His Airness. MJ. Air Jordan. Before Michael Jordan was any of these things, before he was the most recognizable athlete in the world, he was Mike Jordan, the freshman for North Carolina. Then he hit a game-winning shot in the 1982 national championship game, and Mike became Michael Jordan, who became all of the above.

Powell Latimer in the Daily Tar Heel before Jordan's 2009 Hall of Fame induction[53]

North Carolina's James Worthy was named the NCAA Tournament's Most Outstanding Player for his performance during the course of the tournament.[51][54] Along with that honor, Worthy and Eric Floyd were both named Consensus First–team All-Americans for the 1981–82 season, while Tar Heel Sam Perkins was a Consensus Second–team All-American.[55] Despite losing the game, John Thompson was given the United States Basketball Writers Association's Coach of the Year.[56]

Following the victory, Coach Smith received thousands of letters including the likes of boxer Sugar Ray Leonard and President of the United States Ronald Reagan, the latter of which invited the team to the White House.[57] Smith's secretary Linda Woods told reporters that "[Smith] answers everything" and stated that they were "2,000 letters behind in our correspondance."[57] The visit to the White House was declined as the travel fares were not included.[57]

In the days leading up to the National Championship game, North Carolina head coach Dean Smith was a focal point of the media over his record in national championship games.[41][42][45][58] Smith had coached the North Carolina Tar Heels to six Final Fours and three national title games before the 1981–82 season, all of which resulted in the Tar Heels failing to win the tournament.[21][22][41][45][58] Due to these losses, Smith had earned a reputation for not being able to win the "big game."[59][60][61] When coach Smith won the National Championship game against Georgetown, he silenced those who had criticized him before the game.[62] Before retiring, coach Smith led the Tar Heels to one more national title victory in 1993.[63]

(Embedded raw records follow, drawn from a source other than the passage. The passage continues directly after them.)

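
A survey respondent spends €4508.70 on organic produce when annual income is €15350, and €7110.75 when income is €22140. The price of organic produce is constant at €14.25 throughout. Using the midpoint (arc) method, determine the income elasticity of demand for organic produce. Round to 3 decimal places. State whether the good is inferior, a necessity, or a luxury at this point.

1.236 (luxury)

With a constant price, Q₁ = 4508.70/14.25 = 316.400 and Q₂ = 7110.75/14.25 = 499.000 (equivalently, work directly with expenditure since P cancels).
Midpoint %ΔQ = (7110.75 − 4508.70)/5809.73 = 0.44788; midpoint %ΔI = (22140 − 15350)/18745 = 0.36223.
η = 0.44788 / 0.36223 = 1.236.
η > 1 ⇒ luxury.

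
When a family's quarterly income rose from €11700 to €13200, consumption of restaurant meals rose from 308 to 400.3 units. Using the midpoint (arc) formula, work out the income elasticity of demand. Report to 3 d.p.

ΔQ = 400.3 − 308 = 92.3; midpoint Q̄ = (308 + 400.3)/2 = 354.15.
ΔI = 13200 − 11700 = 1500; midpoint Ī = (11700 + 13200)/2 = 12450.
η = (ΔQ/Q̄) ÷ (ΔI/Ī) = (92.3/354.15) ÷ (1500/12450) = 2.163.

2.163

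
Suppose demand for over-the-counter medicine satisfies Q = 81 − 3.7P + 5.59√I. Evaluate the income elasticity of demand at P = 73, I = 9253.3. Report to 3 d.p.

At P = 73, I = 9253.3: Q = 348.625.
Holding P constant, ∂Q/∂I = 5.59/(2√I) = 0.0290558.
η_I = (∂Q/∂I)·(I/Q) = 0.0290558 × (9253.3/348.625) = 0.771.

0.771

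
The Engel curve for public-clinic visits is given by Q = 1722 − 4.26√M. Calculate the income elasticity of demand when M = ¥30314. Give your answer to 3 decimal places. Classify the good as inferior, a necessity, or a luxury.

-0.378 (inferior good)

At M = 30314: Q = 980.295.
dQ/dM = -4.26/(2√M) = -0.0122337 at this income.
η = (dQ/dM)·(M/Q) = -0.0122337 × (30314/980.295) = -0.378.
Since η < 0, the good is an inferior good.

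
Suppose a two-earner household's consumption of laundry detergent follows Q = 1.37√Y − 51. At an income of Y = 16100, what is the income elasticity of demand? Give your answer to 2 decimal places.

0.71

At Y = 16100: Q = 122.834.
dQ/dY = 1.37/(2√Y) = 0.00539856 at this income.
η = (dQ/dY)·(Y/Q) = 0.00539856 × (16100/122.834) = 0.71.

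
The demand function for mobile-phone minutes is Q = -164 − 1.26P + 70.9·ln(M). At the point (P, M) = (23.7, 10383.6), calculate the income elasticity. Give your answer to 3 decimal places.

0.154

At P = 23.7, M = 10383.6: Q = 461.820.
Holding P constant, ∂Q/∂M = 70.9/M = 0.00682808.
η_M = (∂Q/∂M)·(M/Q) = 0.00682808 × (10383.6/461.820) = 0.154.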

The Georgetown Hoyas returned to the National Championship game in 1984, where they faced off against the Houston Cougars and won 84–75.[21][64] It was the first NCAA Men's Basketball National Championship that Georgetown had won, along with the first that Thompson had won as head coach.[21][64] The following year, they again made it back to the national title game.[65] This time, however, they lost to the number eight seeded Villanova Wildcats.[65]

The game featured two future National Players of the Year in Jordan and Ewing. The Sporting News named Jordan Player of the Year for the 1982–83 season.[66] The following year, Jordan was the consensus National Player of the Year for the 1983–84 season, winning each of the player of the year awards that were given out.[66] Ewing won four National Player of the Year awards for his efforts during the 1984–85 season.[67] In addition, Worthy, Ewing, and Jordan were all enshrined in the Naismith Memorial Basketball Hall of Fame after illustrious NBA careers, in 2003, 2008, and 2009, respectively.[66][67][68]